Open MPI logo

Open MPI User's Mailing List Archives

  |   Home   |   Support   |   FAQ   |   all Open MPI User's mailing list

Subject: Re: [OMPI users] OMPI 1.6.x Hang on khugepaged 100% CPU time
From: Yong Qin (yong.qin_at_[hidden])
Date: 2012-09-05 12:07:35


Yes, so far this has only been observed in VASP and a specific dataset.

Thanks,

On Wed, Sep 5, 2012 at 4:52 AM, Yevgeny Kliteynik
<kliteyn_at_[hidden]> wrote:
> On 9/4/2012 7:21 PM, Yong Qin wrote:
>> On Tue, Sep 4, 2012 at 5:42 AM, Yevgeny Kliteynik
>> <kliteyn_at_[hidden]> wrote:
>>> On 8/30/2012 10:28 PM, Yong Qin wrote:
>>>> On Thu, Aug 30, 2012 at 5:12 AM, Jeff Squyres<jsquyres_at_[hidden]> wrote:
>>>>> On Aug 29, 2012, at 2:25 PM, Yong Qin wrote:
>>>>>
>>>>>> This issue has been observed on OMPI 1.6 and 1.6.1 with openib btl but
>>>>>> not on 1.4.5 (tcp btl is always fine). The application is VASP and
>>>>>> only one specific dataset is identified during the testing, and the OS
>>>>>> is SL 6.2 with kernel 2.6.32-220.23.1.el6.x86_64. The issue is that
>>>>>> when a certain type of load is put on OMPI 1.6.x, khugepaged thread
>>>>>> always runs with 100% CPU load, and it looks to me like that OMPI is
>>>>>> waiting for some memory to be available thus appears to be hung.
>>>>>> Reducing the per node processes would sometimes ease the problem a bit
>>>>>> but not always.
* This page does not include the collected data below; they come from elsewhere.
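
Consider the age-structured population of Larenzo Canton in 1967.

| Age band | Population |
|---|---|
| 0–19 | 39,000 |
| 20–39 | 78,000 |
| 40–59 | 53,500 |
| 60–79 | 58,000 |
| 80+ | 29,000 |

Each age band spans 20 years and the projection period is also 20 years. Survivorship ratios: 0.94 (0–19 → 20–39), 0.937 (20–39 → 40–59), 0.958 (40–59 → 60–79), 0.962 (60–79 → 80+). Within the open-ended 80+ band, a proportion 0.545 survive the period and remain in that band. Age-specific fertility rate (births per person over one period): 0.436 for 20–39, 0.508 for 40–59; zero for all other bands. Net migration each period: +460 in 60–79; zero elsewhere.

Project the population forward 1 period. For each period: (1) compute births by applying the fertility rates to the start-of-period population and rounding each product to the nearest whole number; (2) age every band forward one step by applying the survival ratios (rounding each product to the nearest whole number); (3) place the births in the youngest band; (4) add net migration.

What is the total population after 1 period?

294246

Numbering the bands 1..5 from youngest to oldest:
[period 1]
Births: 78000 × 0.436 = 34008 ; 53500 × 0.508 = 27178 → 61186
Band 2: 39000 × 0.94 = 36660
Band 3: 78000 × 0.937 = 73086
Band 4: 53500 × 0.958 = 51253
Band 5: 58000 × 0.962 + 29000 × 0.545 = 55796 + 15805 = 71601
Net migration: Band 4 + 460 → 51713
End of period: [61186, 36660, 73086, 51713, 71601]
Total after period 1: 61186 + 36660 + 73086 + 51713 + 71601 = 294246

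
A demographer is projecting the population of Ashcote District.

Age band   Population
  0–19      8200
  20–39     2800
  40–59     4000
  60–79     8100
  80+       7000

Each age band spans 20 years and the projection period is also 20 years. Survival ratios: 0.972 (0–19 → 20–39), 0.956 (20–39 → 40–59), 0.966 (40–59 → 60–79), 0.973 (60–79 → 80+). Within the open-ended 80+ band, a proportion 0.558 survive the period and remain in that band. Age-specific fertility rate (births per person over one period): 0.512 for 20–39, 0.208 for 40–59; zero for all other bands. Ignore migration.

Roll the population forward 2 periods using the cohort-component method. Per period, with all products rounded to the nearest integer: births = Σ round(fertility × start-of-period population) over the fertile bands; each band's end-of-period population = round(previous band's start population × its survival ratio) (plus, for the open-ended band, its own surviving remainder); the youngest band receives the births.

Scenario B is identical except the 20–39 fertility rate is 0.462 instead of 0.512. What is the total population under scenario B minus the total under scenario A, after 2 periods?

-536

(Groups numbered youngest = 1 to oldest = 5.)
Period 1:
Births: 2800 * 0.512 = 1434  |  4000 * 0.208 = 832 → total 2266
Group 2: 8200 * 0.972 = 7970
Group 3: 2800 * 0.956 = 2677
Group 4: 4000 * 0.966 = 3864
Group 5: 8100 * 0.973 + 7000 * 0.558 = 7881 + 3906 = 11787
Giving 2266 / 7970 / 2677 / 3864 / 11787.
Period 2:
Births: 7970 * 0.512 = 4081  |  2677 * 0.208 = 557 → total 4638
Group 2: 2266 * 0.972 = 2203
Group 3: 7970 * 0.956 = 7619
Group 4: 2677 * 0.966 = 2586
Group 5: 3864 * 0.973 + 11787 * 0.558 = 3760 + 6577 = 10337
Giving 4638 / 2203 / 7619 / 2586 / 10337.
Scenario A total after 2 periods: 27383
Scenario B projection —
Period 1:
Births: 2800 * 0.462 = 1294  |  4000 * 0.208 = 832 → total 2126
Group 2: 8200 * 0.972 = 7970
Group 3: 2800 * 0.956 = 2677
Group 4: 4000 * 0.966 = 3864
Group 5: 8100 * 0.973 + 7000 * 0.558 = 7881 + 3906 = 11787
Giving 2126 / 7970 / 2677 / 3864 / 11787.
Period 2:
Births: 7970 * 0.462 = 3682  |  2677 * 0.208 = 557 → total 4239
Group 2: 2126 * 0.972 = 2066
Group 3: 7970 * 0.956 = 7619
Group 4: 2677 * 0.966 = 2586
Group 5: 3864 * 0.973 + 11787 * 0.558 = 3760 + 6577 = 10337
Giving 4239 / 2066 / 7619 / 2586 / 10337.
Scenario B total after 2 periods: 26847
Difference B − A = 26847 − 27383 = -536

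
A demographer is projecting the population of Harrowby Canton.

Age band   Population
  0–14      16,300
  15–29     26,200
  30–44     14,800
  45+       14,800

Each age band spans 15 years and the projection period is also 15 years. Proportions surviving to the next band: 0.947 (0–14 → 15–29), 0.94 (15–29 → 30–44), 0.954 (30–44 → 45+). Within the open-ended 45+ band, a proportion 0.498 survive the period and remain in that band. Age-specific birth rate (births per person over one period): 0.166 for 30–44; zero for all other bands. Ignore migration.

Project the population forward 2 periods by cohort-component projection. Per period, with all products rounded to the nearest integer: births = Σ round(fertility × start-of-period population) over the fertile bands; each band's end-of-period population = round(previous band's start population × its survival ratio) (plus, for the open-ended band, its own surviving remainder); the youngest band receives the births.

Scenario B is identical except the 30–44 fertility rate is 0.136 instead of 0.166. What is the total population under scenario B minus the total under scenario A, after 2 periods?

-1160

Period 1.
Births: 14800 × 0.166 = 2457
15–29: 16300 × 0.947 = 15436
30–44: 26200 × 0.94 = 24628
45+: 14800 × 0.954 + 14800 × 0.498 = 14119 + 7370 = 21489
End of period: [2457, 15436, 24628, 21489]
Period 2.
Births: 24628 × 0.166 = 4088
15–29: 2457 × 0.947 = 2327
30–44: 15436 × 0.94 = 14510
45+: 24628 × 0.954 + 21489 × 0.498 = 23495 + 10702 = 34197
End of period: [4088, 2327, 14510, 34197]
Scenario A total after 2 periods: 55122
Scenario B projection —
Period 1.
Births: 14800 × 0.136 = 2013
15–29: 16300 × 0.947 = 15436
30–44: 26200 × 0.94 = 24628
45+: 14800 × 0.954 + 14800 × 0.498 = 14119 + 7370 = 21489
End of period: [2013, 15436, 24628, 21489]
Period 2.
Births: 24628 × 0.136 = 3349
15–29: 2013 × 0.947 = 1906
30–44: 15436 × 0.94 = 14510
45+: 24628 × 0.954 + 21489 × 0.498 = 23495 + 10702 = 34197
End of period: [3349, 1906, 14510, 34197]
Scenario B total after 2 periods: 53962
Difference B − A = 53962 − 55122 = -1160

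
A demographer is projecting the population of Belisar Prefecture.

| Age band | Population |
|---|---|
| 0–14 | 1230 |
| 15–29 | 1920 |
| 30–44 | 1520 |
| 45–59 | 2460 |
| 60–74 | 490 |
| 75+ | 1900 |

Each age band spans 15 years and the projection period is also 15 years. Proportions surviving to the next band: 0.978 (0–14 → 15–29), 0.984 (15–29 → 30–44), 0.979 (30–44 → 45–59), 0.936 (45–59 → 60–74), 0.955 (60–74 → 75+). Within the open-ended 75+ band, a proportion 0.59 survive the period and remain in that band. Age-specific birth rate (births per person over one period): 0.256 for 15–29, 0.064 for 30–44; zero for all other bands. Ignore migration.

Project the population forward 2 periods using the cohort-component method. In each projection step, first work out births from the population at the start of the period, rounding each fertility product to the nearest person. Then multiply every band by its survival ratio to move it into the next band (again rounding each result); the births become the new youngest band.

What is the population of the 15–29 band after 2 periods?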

So I did some further testing by playing around with
>>>>>> the kernel transparent hugepage support.
>>>>>>
>>>>>> 1. Disable transparent hugepage support completely (echo never
>>>>>>> /sys/kernel/mm/redhat_transparent_hugepage/enabled). This would allow
>>>>>> the program to progress as normal (as in 1.4.5). Total run time for an
>>>>>> iteration is 3036.03 s.
>>>>>
>>>>> I'll admit that we have not tested using transparent hugepages. I wonder if there's some kind of bad interaction going on here...
>>>>
>>>> The transparent hugepage is "transparent", which means it is
>>>> automatically applied to all applications unless it is explicitly told
>>>> otherwise. I highly suspect that it is not working properly in this
>>>> case.
>>>
>>> Like Jeff said - I don't think we've ever tested OMPI with transparent
>>> huge pages.
>>>
>>
>> Thanks. But have you tested OMPI under RHEL 6 or its variants (CentOS
>> 6, SL 6)? THP is on by default in RHEL 6 so no matter you want it or
>> not it's there.
>
> Interesting. Indeed, THP is on be default in RHEL 6.x.
> I run OMPI 1.6.x constantly on RHEL 6.2, and I've never seen this problem.
>
> I'm checking it with OFED folks, but I doubt that there are some dedicated
> tests for THP.
>
> So do you see it only with a specific application and only on a specific
> data set? Wonder if I can somehow reproduce it in-house...
>
> -- YK